Isaac, meanwhile, worked from his home workshop and made a similar talking board he called the Oriole Talkingboard. He also produced pool tables. Meanwhile, William - who by now had been granted sole rights by Bowie to sell Ouija boards - was selling millions of Ouija boards and other products to which he attached the Ouija name, including a lot of quackery in the form of anti rheumatism oil and healing stones, from which Bowie, of course, picked his fat grains again.
Relatives
During and after the First World War (1914-1918), many bereaved families wanted nothing more than to get in touch with their deceased loved ones, and Fuld cleverly capitalised on this desire. Millions of Ouija plates were sold worldwide!
For the next twenty-six years, William Fuld would run the company Isaac Fuld and brother - which he had since renamed William Fuld Inc - even though he himself by no means believed that one could communicate with the dead through the Ouija board. Despite the fact that the Ouija board now had the image of a 'gateway to the afterlife', he did not mince his words and always admitted this during the interviews he gave.
He did believe, however, that the sign could give useful advice, both on a business and personal level. He explained the functioning of the board as psychological. According to him, the board was therefore ideal for gaining more self-insight. Fuld also made no secret of the fact that he was not the creator of the board himself. He always mentioned Reiche's name, but claimed at the same time to have worked with Reiche on a similar board and to have won the patent battle.
William Fuld died in 1927 at the age of 57, after trying to install a new flagpole on the roof of his company. He fell down backwards and did not survive the fall. After his death, Fuld's children took over the business and, under the name William Fuld and Sons, produced numerous more Ouija signs, including their own new versions like the Art Deco Electric Mystifieng Oracle; a battery-powered Ouija sign that lit up the bulb located in the pointer, illuminating the letter being pointed to.
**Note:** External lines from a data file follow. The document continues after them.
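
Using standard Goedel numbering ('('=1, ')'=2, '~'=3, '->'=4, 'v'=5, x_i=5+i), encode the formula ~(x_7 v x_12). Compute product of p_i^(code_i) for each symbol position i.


Formula: ~(x_7 v x_12)
Symbol codes: [3, 1, 12, 5, 17, 2]
Primes: [2, 3, 5, 7, 11, 13]
p_1^3 = 2^3 = 8
p_2^1 = 3^1 = 3
p_3^12 = 5^12 = 244140625
p_4^5 = 7^5 = 16807
p_5^17 = 11^17 = 505447028499293771
p_6^2 = 13^2 = 169
Product = 8412088752831501205982185546875000

8412088752831501205982185546875000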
William Fuld and Sons continued to exist until the company was sold in 1966 to Parker Brothers, a US firm that had long been in the business of manufacturing and publishing card and board games.
Excitement and thrills
Although horror films gave the Ouija board a sinister character and the church kept insisting that you could contact evil spirits through the Ouija board and even could become possessed by the devil, people continued to make great use of the Ouija board.
The peak of Ouija board sales was in 1973 when the film 'the Exorcist' was released, in which the girl Regan in the film came into contact with the (Parker Brothers!) Ouija board via the (Parker Brothers!) Captain Howdy, who later turned out to be the devil himself and took horrible possession of her body. From then on, the horror stories surrounding the Ouija board increased considerably and it was no longer mainly spiritualists and relatives of the war who made use of the board, but children and especially teenagers also became interested in Ouija. Because: excitement and thrills!
Curious or watching it again after all these years? TheExorcist can be found >HERE
Creepy
The stories of events and experiences around the Ouija board spread rapidly, which of course put the sign in a huge bad light. Despite - or perhaps because of - all the commotion, sales of Ouija signs only increased. After all, why wait until Halloween when you can have a good scare all year round?
Also, of course, many teenagers wanted answers to all kinds of questions about love, school and other issues young adults deal with.
Parker Brothers were laughing in their fists. Indeed, the estimated number so far is around twenty-five million!
Based on the facts of the Ouija board's creation, it becomes clear that the board was manufactured mainly on the basis of people's gullibility and their desire to get in touch with the spirit world. The fact that, partly for this reason, the sign made a lot of money was obviously a nice bonus. Nevertheless, it in no way confirms that the Ouija board can actually communicate with spirits!